Before the G20 Summit, India Conducts Military Maneuvers Near Contested Border with China

Soukaina Sghir
Soukaina Sghir
2 Min Read

On Monday, September 4th, India initiated significant military maneuvers along its Himalayan border, particularly in the contentious region shared with China. These maneuvers are set to continue during the G20 Summit scheduled for September 9th and 10th in New Delhi, an event conspicuously missing the presence of Chinese President Xi Jinping.

The eleven-day military operations along the Himalayan border are described by an Indian defense official, speaking anonymously due to unauthorized press disclosure, as an “annual training exercise” in the northern border areas adjacent to Pakistan and China.

Tensions between these two Asian powerhouses have simmered since a high-altitude clash in June 2020, resulting in the loss of 20 Indian soldiers and at least four Chinese soldiers. In late August, fresh tensions arose after Beijing released a map laying claim to territories that New Delhi asserts belong to India. Subsequently, tens of thousands of troops have amassed on either side of the Line of Actual Control (LAC), the de facto border separating India and China, but one that lacks a clear demarcation.

In August, Indian Prime Minister Narendra Modi and Chinese President Xi Jinping engaged in a rare face-to-face meeting during the BRICS summit, which comprises Brazil, Russia, India, China, and South Africa. However, President Xi Jinping will be conspicuously absent from the 18th G20 Summit in New Delhi on September 9th and 10th, as confirmed by the Chinese Ministry of Foreign Affairs on Monday, September 4th.

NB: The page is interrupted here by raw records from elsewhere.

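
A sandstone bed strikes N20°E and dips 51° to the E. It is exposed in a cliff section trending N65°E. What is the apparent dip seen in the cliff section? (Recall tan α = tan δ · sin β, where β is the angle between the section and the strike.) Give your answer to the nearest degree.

The section lies 45° from the strike.
tan(apparent dip) = tan 51° · sin 45° = 0.8732
apparent dip = arctan 0.8732 = 41.13°

41°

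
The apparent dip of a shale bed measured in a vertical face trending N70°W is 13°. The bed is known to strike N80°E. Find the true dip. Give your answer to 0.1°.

24.8°

β = acute angle between strike N80°E and section N70°W = 30°.
tan δ = tan α / sin β = tan 13° / sin 30° = 0.2309 / 0.5000 = 0.4617
δ = arctan(0.4617) = 24.78°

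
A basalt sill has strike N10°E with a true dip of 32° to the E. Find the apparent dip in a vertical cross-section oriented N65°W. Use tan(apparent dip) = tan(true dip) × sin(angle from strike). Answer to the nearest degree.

31°

Angle between strike (N10°E) and section (N65°W): β = 75°.
tan(apparent dip) = tan 32° · sin 75° = 0.6036
apparent dip = arctan 0.6036 = 31.11°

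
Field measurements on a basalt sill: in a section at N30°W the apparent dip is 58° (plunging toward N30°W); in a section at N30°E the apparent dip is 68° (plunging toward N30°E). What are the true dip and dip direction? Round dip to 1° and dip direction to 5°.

true dip 68°, dip direction 020°

Represent each trace as a vector plunging at its apparent dip toward its trend (east-north-up frame): v₁ = (-0.265, 0.459, -0.848), v₂ = (0.187, 0.324, -0.927).
The plane normal is n = v₁ × v₂ ∝ (0.150, 0.405, 0.172).
True dip = arccos(n_z / |n|) = arccos(0.3701) = 68.3°.
Dip direction = azimuth of (n_x, n_y) = atan2(0.150, 0.405) = 20°.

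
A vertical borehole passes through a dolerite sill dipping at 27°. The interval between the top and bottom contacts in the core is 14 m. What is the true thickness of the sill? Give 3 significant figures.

12.5 m

True thickness t = h · cos(dip) = 14 × cos 27°
t = 14 × 0.8910 = 12.474 m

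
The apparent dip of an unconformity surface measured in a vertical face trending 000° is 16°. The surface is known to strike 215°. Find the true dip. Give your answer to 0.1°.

26.6°

β = acute angle between strike 215° and section 000° = 35°.
tan δ = tan α / sin β = tan 16° / sin 35° = 0.2867 / 0.5736 = 0.4999
δ = arctan(0.4999) = 26.56°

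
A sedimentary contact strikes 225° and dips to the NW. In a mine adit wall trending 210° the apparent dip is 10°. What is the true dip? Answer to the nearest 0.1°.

34.3°

β = acute angle between strike 225° and section 210° = 15°.
tan δ = tan α / sin β = tan 10° / sin 15° = 0.1763 / 0.2588 = 0.6813
δ = arctan(0.6813) = 34.27°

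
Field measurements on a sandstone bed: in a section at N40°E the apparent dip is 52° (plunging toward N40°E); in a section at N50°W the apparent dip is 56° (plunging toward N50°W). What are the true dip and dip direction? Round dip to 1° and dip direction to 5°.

true dip 63°, dip direction 350°

Each apparent-dip line lies in the plane. As unit vectors (x east, y north, z up), v₁ plunges 52°→N40°E and v₂ plunges 56°→N50°W.
Cross product v₁ × v₂ gives the pole to the plane: n ∝ (-0.108, 0.666, 0.344).
tan δ = √(n_x²+n_y²)/n_z = 0.674/0.344, so δ = 63.0°.
The horizontal component of n points toward azimuth atan2(n_x, n_y) = 351°, the dip direction.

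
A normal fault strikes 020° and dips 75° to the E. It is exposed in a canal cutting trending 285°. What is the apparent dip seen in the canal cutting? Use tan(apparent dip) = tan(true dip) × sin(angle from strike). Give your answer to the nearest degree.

75°

The section lies 85° from the strike.
tan α = tan 75° × sin 85° = 3.7321 × 0.9962 = 3.7178
α = arctan(3.7178) = 74.95°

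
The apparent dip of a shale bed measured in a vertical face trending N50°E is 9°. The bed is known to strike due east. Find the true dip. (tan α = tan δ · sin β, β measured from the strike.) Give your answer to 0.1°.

β = acute angle between strike due east and section N50°E = 40°.
tan δ = tan α / sin β = tan 9° / sin 40° = 0.1584 / 0.6428 = 0.2464
true dip = arctan 0.2464 = 13.84°

13.8°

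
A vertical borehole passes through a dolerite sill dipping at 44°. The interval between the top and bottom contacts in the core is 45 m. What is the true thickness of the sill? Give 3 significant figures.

32.4 m

True thickness t = h · cos(dip) = 45 × cos 44°
t = 45 × 0.7193 = 32.370 m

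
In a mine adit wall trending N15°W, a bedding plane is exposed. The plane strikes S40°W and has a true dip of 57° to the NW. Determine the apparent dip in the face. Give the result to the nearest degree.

52°

Angle between strike (S40°W) and section (N15°W): β = 55°.
tan α = tan 57° × sin 55° = 1.5399 × 0.8192 = 1.2614
apparent dip = arctan 1.2614 = 51.59°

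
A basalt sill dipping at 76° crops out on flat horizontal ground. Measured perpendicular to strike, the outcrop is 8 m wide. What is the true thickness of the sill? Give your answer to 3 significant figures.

7.76 m

True thickness t = w · sin(dip) = 8 × sin 76°
t = 8 × 0.9703 = 7.762 m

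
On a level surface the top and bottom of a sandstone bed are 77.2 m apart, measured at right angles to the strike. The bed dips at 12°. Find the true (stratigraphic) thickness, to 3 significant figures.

16.1 m

True thickness t = w · sin(dip) = 77.2 × sin 12°
t = 77.2 × 0.2079 = 16.051 m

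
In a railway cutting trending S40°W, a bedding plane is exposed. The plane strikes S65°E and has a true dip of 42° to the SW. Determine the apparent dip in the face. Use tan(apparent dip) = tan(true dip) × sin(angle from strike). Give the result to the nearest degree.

41°

Angle between strike (S65°E) and section (S40°W): β = 75°.
tan(apparent dip) = tan 42° · sin 75° = 0.8697
apparent dip = arctan 0.8697 = 41.01°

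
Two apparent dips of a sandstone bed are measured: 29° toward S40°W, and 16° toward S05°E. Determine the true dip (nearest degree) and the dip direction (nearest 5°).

true dip 30°, dip direction 235°

Each apparent-dip line lies in the plane. As unit vectors (x east, y north, z up), v₁ plunges 29°→S40°W and v₂ plunges 16°→S05°E.
The plane normal is n = v₁ × v₂ ∝ (-0.280, -0.196, 0.594).
Dip δ = arctan(|n_h|/n_z) = arctan(0.341/0.594) = 29.9°.
The horizontal component of n points toward azimuth atan2(n_x, n_y) = 235°, the dip direction.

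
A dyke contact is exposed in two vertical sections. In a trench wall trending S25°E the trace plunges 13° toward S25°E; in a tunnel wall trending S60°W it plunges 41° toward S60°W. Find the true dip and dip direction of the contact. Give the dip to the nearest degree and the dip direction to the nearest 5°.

true dip 41°, dip direction 230°

The two traces are lines in the plane: v₁ = (sin 155°·cos 13°, cos 155°·cos 13°, −sin 13°), v₂ = (sin 240°·cos 41°, cos 240°·cos 41°, −sin 41°).
Cross product v₁ × v₂ gives the pole to the plane: n ∝ (-0.494, -0.417, 0.733).
Dip δ = arctan(|n_h|/n_z) = arctan(0.647/0.733) = 41.4°.
The horizontal component of n points toward azimuth atan2(n_x, n_y) = 230°, the dip direction.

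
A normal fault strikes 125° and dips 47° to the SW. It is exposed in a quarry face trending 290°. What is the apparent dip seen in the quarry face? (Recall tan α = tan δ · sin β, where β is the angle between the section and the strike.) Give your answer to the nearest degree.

16°

The strike is 125° and the section trends 290°; the acute angle between them is β = 15°.
tan α = tan 47° × sin 15° = 1.0724 × 0.2588 = 0.2775
α = arctan(0.2775) = 15.51°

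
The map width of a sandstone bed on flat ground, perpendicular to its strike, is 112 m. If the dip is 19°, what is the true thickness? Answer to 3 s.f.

36.5 m

True thickness t = w · sin(dip) = 112 × sin 19°
t = 112 × 0.3256 = 36.464 m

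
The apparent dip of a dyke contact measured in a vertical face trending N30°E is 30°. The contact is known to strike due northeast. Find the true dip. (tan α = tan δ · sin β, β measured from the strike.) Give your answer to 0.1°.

The section is 15° from the strike.
tan δ = tan α / sin β = tan 30° / sin 15° = 0.5774 / 0.2588 = 2.2307
δ = arctan(2.2307) = 65.85°

65.9°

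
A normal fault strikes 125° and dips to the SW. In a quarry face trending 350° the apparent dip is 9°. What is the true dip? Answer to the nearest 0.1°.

β = acute angle between strike 125° and section 350° = 45°.
tan(true dip) = tan 9° / sin 45° = 0.2240
true dip = arctan 0.2240 = 12.63°

12.6°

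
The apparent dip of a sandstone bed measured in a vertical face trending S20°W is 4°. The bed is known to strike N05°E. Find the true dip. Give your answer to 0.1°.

β = acute angle between strike N05°E and section S20°W = 15°.
tan δ = tan α / sin β = tan 4° / sin 15° = 0.0699 / 0.2588 = 0.2702
δ = arctan(0.2702) = 15.12°

15.1°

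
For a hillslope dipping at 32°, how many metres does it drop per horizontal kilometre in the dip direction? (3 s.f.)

625 m

drop per km = 1000 × tan 32° = 1000 × 0.6249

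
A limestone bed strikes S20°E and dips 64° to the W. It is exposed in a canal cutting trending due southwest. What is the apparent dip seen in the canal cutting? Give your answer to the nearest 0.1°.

61.7°

The section lies 65° from the strike.
tan α = tan 64° × sin 65° = 2.0503 × 0.9063 = 1.8582
apparent dip = arctan 1.8582 = 61.71°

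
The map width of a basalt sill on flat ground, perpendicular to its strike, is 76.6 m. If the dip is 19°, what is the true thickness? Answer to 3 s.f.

True thickness t = w · sin(dip) = 76.6 × sin 19°
t = 76.6 × 0.3256 = 24.939 m

24.9 m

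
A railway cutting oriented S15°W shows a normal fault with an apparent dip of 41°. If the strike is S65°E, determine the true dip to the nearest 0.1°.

β = acute angle between strike S65°E and section S15°W = 80°.
tan δ = tan α / sin β = tan 41° / sin 80° = 0.8693 / 0.9848 = 0.8827
true dip = arctan 0.8827 = 41.43°

41.4°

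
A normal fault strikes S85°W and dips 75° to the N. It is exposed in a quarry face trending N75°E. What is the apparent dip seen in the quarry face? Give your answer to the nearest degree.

The strike is S85°W and the section trends N75°E; the acute angle between them is β = 10°.
tan(apparent dip) = tan 75° · sin 10° = 0.6481
α = arctan(0.6481) = 32.95°

33°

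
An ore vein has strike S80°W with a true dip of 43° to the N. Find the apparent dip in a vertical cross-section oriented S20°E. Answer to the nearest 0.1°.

42.6°

The strike is S80°W and the section trends S20°E; the acute angle between them is β = 80°.
tan α = tan 43° × sin 80° = 0.9325 × 0.9848 = 0.9183
apparent dip = arctan 0.9183 = 42.56°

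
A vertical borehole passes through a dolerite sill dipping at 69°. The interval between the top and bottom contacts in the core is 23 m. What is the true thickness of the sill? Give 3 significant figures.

8.24 m

True thickness t = h · cos(dip) = 23 × cos 69°
t = 23 × 0.3584 = 8.242 m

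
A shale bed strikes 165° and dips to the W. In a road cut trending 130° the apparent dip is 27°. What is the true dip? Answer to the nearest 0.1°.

41.6°

β = acute angle between strike 165° and section 130° = 35°.
tan(true dip) = tan 27° / sin 35° = 0.8883
true dip = arctan 0.8883 = 41.62°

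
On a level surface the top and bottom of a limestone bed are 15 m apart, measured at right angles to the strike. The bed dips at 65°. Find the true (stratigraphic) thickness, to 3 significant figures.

13.6 m

True thickness t = w · sin(dip) = 15 × sin 65°
t = 15 × 0.9063 = 13.595 m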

On India’s part, the Modi government has invested billions of dollars in connectivity projects on its side of the border, to bolster civilian presence and establish new paramilitary units. India is also actively seeking to foster closer ties with Western nations, including members of the Quad alliance, which includes the United States, Japan, and Australia, and is designed to counterbalance China’s influence in the Asia-Pacific region.